Así las cosas, la primera reflexión necesaria es aquella que señala la obviedad de que en un potencial fracaso de gestión del nuevo redentor encarnado que se ha elegido para sacrificar, aquellos escraches que mencionábamos anteriormente ya no resulten fenómenos aislados de aparición creciente, sino una gran demanda masiva de cambio que probablemente, dado el modo en que el establishment se ha comportado, ya no recaiga meramente sobre el gobierno de turno, sino sobre todo el conglomerado de poder que ha gravitado de forma estrepitosamente fallida desde el regreso de la democracia hasta hoy. Una especie de “que se vayan todos”, pero ahora sí espontáneo, sin directrices ocultas (que veinte años más tarde ya no se encuentran tan ocultas) y sobre un presente económico y cultural profundamente peor.

Una segunda y última reflexión se vuelve menos obvia pero igualmente necesaria: el éxito en la estabilización de la crisis puede que lejos de garantizar la tan esperada (sobre todo por sí mismo) llegada del tigrense a la Presidencia, la impida. Y esto porque la dinámica de los electorados jamás resulta tan lineal como los analistas sin experiencia preferirían. En tal sentido, es sabido que, así como en tiempos de crisis extrema rara vez los votantes advierten cuestiones que terminan resultando en dichos contextos como abstractas, por caso la corrupción, sí lo hacen cuando sus expectativas de supervivencia inmediata se encuentran garantidas.

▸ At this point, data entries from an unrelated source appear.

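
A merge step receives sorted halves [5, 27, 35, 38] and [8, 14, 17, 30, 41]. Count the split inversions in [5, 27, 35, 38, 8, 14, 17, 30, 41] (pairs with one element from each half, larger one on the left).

11

Count, for every r in R, how many entries of L exceed r:
r = 8: 27, 35, 38 → 3
r = 14: 27, 35, 38 → 3
r = 17: 27, 35, 38 → 3
r = 30: 35, 38 → 2
r = 41: none → 0
Cross-inversions: 3 + 3 + 3 + 2 + 0 = 11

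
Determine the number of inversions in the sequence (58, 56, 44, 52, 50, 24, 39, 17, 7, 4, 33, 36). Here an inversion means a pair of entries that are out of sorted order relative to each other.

Element-by-element contributions:
58 → 56, 44, 52, 50, 24, 39, 17, 7, 4, 33, 36 → 11
56 → 44, 52, 50, 24, 39, 17, 7, 4, 33, 36 → 10
44 → 24, 39, 17, 7, 4, 33, 36 → 7
52 → 50, 24, 39, 17, 7, 4, 33, 36 → 8
50 → 24, 39, 17, 7, 4, 33, 36 → 7
24 → 17, 7, 4 → 3
39 → 17, 7, 4, 33, 36 → 5
17 → 7, 4 → 2
7 → 4 → 1
4 → none → 0
33 → none → 0
36 → none → 0
Sum: 11 + 10 + 7 + 8 + 7 + 3 + 5 + 2 + 1 + 0 + 0 + 0 = 54

54 inversions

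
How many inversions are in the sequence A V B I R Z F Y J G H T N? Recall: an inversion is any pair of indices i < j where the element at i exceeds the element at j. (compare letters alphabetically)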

Si se me demanda un ejemplo de lo que digo, basta observar la campaña de 1999, aunque sin los sesgos que suelen darle aquellos que utilizan la historia para construir propaganda. En aquél entonces, Fernando De la Rúa tuvo que esforzarse en diferenciarse discursivamente no tanto de su competidor inmediato, Eduardo Duhalde, sino del expresidente Carlos Menem, que siquiera era candidato, mientras que garantizaba cada vez que podía la continuidad de un modelo económico profundamente legitimado por la mayoría de la población. El recurso creado por los asesores de campaña del exintendente porteño, tuvo que ver con el señalamiento de todos aquellos excesos de forma que la gestión del riojano supo tener durante sus dos mandatos. Así la corrupción, la falta de austeridad y el cholulismo de los noventa, pasaron a ser protagonistas impensados en una campaña en la que no se debía, bajo ningún punto de vista, cuestionar la estabilidad económica que Menem había conquistado durante casi una década.

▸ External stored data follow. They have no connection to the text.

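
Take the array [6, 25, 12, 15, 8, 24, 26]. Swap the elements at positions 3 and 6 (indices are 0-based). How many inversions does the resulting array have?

9

Positions 3 and 6 hold 15 and 26; after swapping, the array is [6, 25, 12, 26, 8, 24, 15].
Count, for each position, how many later elements it exceeds:
6 → none → 0
25 → 12, 8, 24, 15 → 4
12 → 8 → 1
26 → 8, 24, 15 → 3
8 → none → 0
24 → 15 → 1
15 → none → 0
Sum: 0 + 4 + 1 + 3 + 0 + 1 + 0 = 9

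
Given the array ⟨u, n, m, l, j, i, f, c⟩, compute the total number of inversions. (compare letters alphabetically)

There are 28 out-of-order pairs.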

En el caso de una exitosa gestión de Massa, en la cual la estabilidad y la mejora sustancial de los indicadores económicos fuesen alcanzados, por tanto, cuestiones de fondo como la gestión de la cuarentena, el vacunatorio vip, la celebración del cumpleaños de Fabiola Yáñez, en conjunto con el avance de las múltiples causas judiciales contra la actual vicepresidenta y principal aliada hoy de Massa, podrían impactar de lleno contra las aspiraciones presidenciales de éste, a pesar incluso de haber logrado lo que parece hoy tan poco probable.

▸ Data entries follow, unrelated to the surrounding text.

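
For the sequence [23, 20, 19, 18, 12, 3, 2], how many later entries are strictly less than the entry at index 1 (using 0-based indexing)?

The element at index 1 is 20.
Elements after it: 19, 18, 12, 3, 2
Those smaller than 20: 19, 18, 12, 3, 2

5 such elements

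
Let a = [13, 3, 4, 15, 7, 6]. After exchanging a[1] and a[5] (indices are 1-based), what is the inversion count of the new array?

6

Positions 1 and 5 hold 13 and 7; after swapping, the array is [7, 3, 4, 15, 13, 6].
Sweep left to right; for each value list the smaller values that follow it:
7 → 3, 4, 6 → 3
3 → none → 0
4 → none → 0
15 → 13, 6 → 2
13 → 6 → 1
6 → none → 0
Sum: 3 + 0 + 0 + 2 + 1 + 0 = 6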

Como supo decirme otro viejo perro político alguna vez: “La política siempre es una tragedia, flaco. Es ese lugar al que van a morir todas las buenas intenciones”.

Habrá que ver. 

NdR: esta nota se escribe en la madrugada previa al anuncio de medidas por parte del flamante superministro. Dada la dinámica de la tragicomedia vernácula, quizá al momento de publicarse ya se haya vuelto extemporánea o profética. ¡Quién sabe!